Abordamos o tema da consulta a partir de enfoques bíblico, teológico-pastoral, histórico, econômico e jurídico. Escutamos as vozes das pessoas participantes a partir de suas igrejas, organizações sociais e em termos de responsabilidade governamental para com a temática. Da mesma forma compartilhamos informações sobre estratégias, campanhas e ações que se vêm realizando nas distintas partes do mundo.
O conceito da dívida externa ilegítima, discutido e reconhecido que foi pela Assembléia Geral da FLM em Winnipeg, 2003, se baseia num enfoque moral, ético e legal, em contraposição à mera e estreita perspectiva econômica com a qual os governos a têm enfrentado. A dívida é claramente ilegítima em sendo anti-ética, imoral e odiosa. Atualmente está em processo a elaboração de uma doutrina de dívida ilegítima que envolve ações políticas e judiciais promovidas em muitos lugares do mundo.
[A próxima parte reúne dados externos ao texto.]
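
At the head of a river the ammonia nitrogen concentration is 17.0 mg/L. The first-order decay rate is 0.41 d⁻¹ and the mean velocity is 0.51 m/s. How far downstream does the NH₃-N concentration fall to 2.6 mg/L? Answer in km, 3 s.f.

202 km

From C = C₀·e^(−kt), t = ln(C₀/C)/k = ln(17.0/2.6)/0.41 = 1.878/0.41 = 4.58 d.
Distance = v·t = 0.51 m/s × 3.957e+05 s = 2.018e+05 m = 201.8 km.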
Durante nossas deliberações sobre a dívida externa ilegítima constatamos que:
- O empobrecimento e as mortes causadas por esta dívida estão crescendo dramaticamente. A partir de nossa fé, escutamos o chamado para abordar o tema da dívida a partir dessas vítimas;
- essa dívida é um instrumento de dominação e exclusão funcional segundo o modelo neoliberal. Impede o desenvolvimento humano naqueles países submetidos a esse instrumento. Afeta seriamente a integridade da criação, onerando as futuras gerações. Atenta contra os direitos humanos, em particular os direitos econômicos, sociais, culturais e ambientais;
- em todo esse processo da dívida existem instituições e pessoas responsáveis, até por atos criminais. Essas instituições e pessoas se encontram tanto no Norte como no Sul e são perfeitamente identificáveis.
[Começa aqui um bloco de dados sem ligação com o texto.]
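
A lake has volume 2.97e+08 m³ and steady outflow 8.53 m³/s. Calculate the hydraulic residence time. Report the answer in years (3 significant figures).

Q = 8.53 m³/s × 3.156e+07 s/yr = 2.692e+08 m³/yr.
Hydraulic residence time τ = V/Q = 2.97e+08/2.692e+08 = 1.103 yr.

1.10 yr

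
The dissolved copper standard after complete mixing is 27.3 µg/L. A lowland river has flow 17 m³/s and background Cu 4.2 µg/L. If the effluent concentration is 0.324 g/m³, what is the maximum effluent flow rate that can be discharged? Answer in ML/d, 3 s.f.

4.2 µg/L = 0.0042 mg/L.
27.3 µg/L = 0.0273 mg/L.
Mass balance at complete mixing: C_std·(Q_w + Q_r) = Q_w·C_e + Q_r·C_b.
Rearranging, Q_w = Q_r·(C_std − C_b)/(C_e − C_std) = 17·(0.0273 − 0.0042) / (0.324 − 0.0273) = 1.324 m³/s.
= 114.4 ML/d.

114 ML/d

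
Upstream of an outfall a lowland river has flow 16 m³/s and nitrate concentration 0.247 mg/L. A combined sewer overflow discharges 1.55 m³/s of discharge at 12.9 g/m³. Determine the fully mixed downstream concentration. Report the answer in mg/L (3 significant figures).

By mass balance at complete mixing, C = (1.55·12.9 + 16·0.247) / (1.55 + 16) = 23.95/17.55 = 1.365 mg/L.

1.36 mg/L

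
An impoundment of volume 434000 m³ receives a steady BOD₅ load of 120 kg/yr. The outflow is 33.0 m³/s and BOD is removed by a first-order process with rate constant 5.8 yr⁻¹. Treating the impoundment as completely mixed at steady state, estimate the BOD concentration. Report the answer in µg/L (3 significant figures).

Outflow Q = 33.0 m³/s × 3.156e+07 s/yr = 1.041e+09 m³/yr.
Steady-state CSTR mass balance: W = Q·C + k·V·C, so C = W/(Q + kV).
Q + kV = 1.041e+09 + 5.8·434000 = 1.044e+09 m³/yr.
C = 120/1.044e+09 = 1.15e-07 kg/m³ = 0.000115 mg/L = 0.115 µg/L.

0.115 µg/L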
Por tudo isso nos unimos ao clamor de todos aqueles e aquelas que pedem a imediata anulação de toda dívida ilegítima.
É urgente implementarmos ações que promovam este objetivo em quatro eixos:
- sensibilização
- mobilização
- incidência pública
- encaminhamentos judiciais
Algumas das ações propostas são:
1) Motivar a liderança das igrejas para se envolverem ativamente e falarem a verdade ao povo, aos governos e às instituições, tanto em seu próprio contexto como coletivamente, clamando a pôr fim à dívida externa ilegítima.
2) Tratar do tema da dívida externa ilegítima nos diferentes espaços de nossas igrejas, incluindo catequese e culto.
3) Promover o trabalho em redes que se empenhem por sensibilização, mobilização, incidência pública e encaminhamentos judiciais contra a dívida.
4) Apoiar e promover a realização de auditorias da dívida através de mecanismos e propostas existentes na sociedade civil.
5) Motivar (e unir-nos a) igrejas, organismos ecumênicos e inter-religiosos e outras organizações, para trabalhar na realização de campanhas conjuntas sobre dívida externa ilegítima.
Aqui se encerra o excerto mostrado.